Israel has gained success as a model region because it invests in future generations.

So say Jeff Saperstein and Daniel Rouach, authors of “Creating Regional Wealth in the Innovation Economy” (384 pages, Prentice Hall Financial Times, $34).

Israel also coordinates efforts among industry, the university system and government in the name of progress, says Saperstein, a Mill Valley marketing and advertising entrepreneur. Mandatory military service exposes young people to technology advancement and Israeli industry recruits those who demonstrate exemplary skills.

In addition, university engineering programs recruit top high school students, delaying their military service in order to train them for special military projects.

So, while American Jews read news about Israel’s political challenges, the controversy surrounding settlements and the new security fence and the intifada, the business sector of Israel is a success story.

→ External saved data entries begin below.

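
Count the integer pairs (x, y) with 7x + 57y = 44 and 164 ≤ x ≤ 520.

gcd(57, 7) = 1  (57 = 8·7 + 1, 7 = 7·1).
Back-substituting, 7·(-8) + 57·(1) = 1.
Scale by 44: particular solution (-352, 44); reduce x mod 57: (47, -5).
General solution: x = 47 + 57t, y = -5 - 7t for integer t.
164 ≤ 47 + 57t ≤ 520 gives t ∈ [3, 8], which is 6 values.

6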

“The relationship of Israeli Jews with the rest of the world is much different than what is portrayed in the American news,” said Saperstein. “It is important for our young generation to see this — or else why would they want to be part of the diaspora future?”

Saperstein and Rouach teach regional economic development in Silicon Valley and France, respectively. A few years ago, they began a knowledge-transfer program for their university students. The students visit each country’s technological hub to recognize the strengths gained by companies collaborating across traditional country boundaries.

“Young generations have so many new opportunities on a global scale than our generation did,” Saperstein said.

In their book, subtitled “Models, Perspectives and Best Practices,” Saperstein and Rouach discuss how Israel’s role on the world stage has become a success story for other regions to follow, and they outline the future of business as one that goes beyond national borders.

They make a compelling argument that multinational corporations have changed the structure of the traditional workplace, bridging countries and utilizing regional experts and skills to create a virtual office on a global scale.

Saperstein and Rouach’s model views a country’s economic development separately from its political challenges. Because Israel is seen as a model for creating technology the world needs, it can no longer be isolated or boycotted, Saperstein said.

The Israelis have created links with companies throughout the world, including a strong collaborative effort with India. Saperstein said wherever he goes to speak on the importance of regional collaboration — whether it is Japan or Australia — everyone is interested in partnering with Israel.

Rouach and Saperstein hope their book can show the world that positive developments are coming out of Israel despite the country’s setbacks.